Railways in Spain are set to become quieter thanks to beamforming technology being used to analyse acoustic profiles of passing trains.

High-speed train manufacturer, Construcciones y Auxiliar de Ferrocarriles (CAF) has boosted its ability to reduce the noise generated by its trains, helping to make high-speed travel more viable for commuters and operators alike, with the latest beamforming technology.

High-speed trains are one of the eco-friendliest ways to travel thanks to their extremely high capacity and efficiency, but their big drawback is that they are very loud. CAF Research and development Engineer, Isaac Gutiérrez explains: “Aerodynamic noise is the most important noise contributor to the overall pass-by noise level and is the most challenging to measure and understand. We were looking for the most accurate way to do this in order to make relevant adjustments to our train design and meet the European TSI requirements.”
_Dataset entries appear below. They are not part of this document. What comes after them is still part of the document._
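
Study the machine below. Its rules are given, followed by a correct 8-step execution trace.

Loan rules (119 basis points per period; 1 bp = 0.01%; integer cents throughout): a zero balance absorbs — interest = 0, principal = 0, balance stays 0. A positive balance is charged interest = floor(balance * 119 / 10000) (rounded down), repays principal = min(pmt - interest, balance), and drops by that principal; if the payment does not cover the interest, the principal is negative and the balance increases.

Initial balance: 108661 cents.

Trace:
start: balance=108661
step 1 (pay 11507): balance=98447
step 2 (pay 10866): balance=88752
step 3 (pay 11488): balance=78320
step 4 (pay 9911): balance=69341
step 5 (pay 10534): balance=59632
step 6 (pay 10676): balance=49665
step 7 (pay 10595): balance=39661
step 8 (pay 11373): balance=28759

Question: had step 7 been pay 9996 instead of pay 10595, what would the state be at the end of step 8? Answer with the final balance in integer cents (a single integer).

(re-executing from step 7 with the substitution; state before step 7: balance=49665)
step 7 (pay 9996): balance=40260
step 8 (pay 11373): balance=29366

29366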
CAF contacted sound and vibration specialist, Brüel & Kjær, to discuss possible methods and – following a consultation – the company’s acoustic beamforming technology was identified as the best tool for CAF. Using a portable array of microphones, this technology locates noise sources in high definition, even on moving objects. It displays sound as colour-coded contours overlaid on an image of the test object.

As the acoustic dynamic range of a high-speed train passing by is very wide (it goes from almost complete silence to extremely high noise levels in just a few seconds) the beamforming technology’s wide dynamic range is ideal for recording both low and high noise levels at an immense sampling rate.

Along with assistance from Brüel & Kjær, CAF’s team set up a beamforming system with pass-by sites across the Spanish countryside. The project resulted in noise maps indicating sound pressure, pressure contribution density and sound intensity for the train as a whole and for individual parts of the train.

Isaac commented: “From studying the noise maps, we have determined that we, for example, could modify the shape of the carriages to change the direction of the air passing between them. By making this modification, we were able to reduce the exterior noise by 3 to 5 dB(A). We are confident that no other noise measurement system could have helped us achieve this.”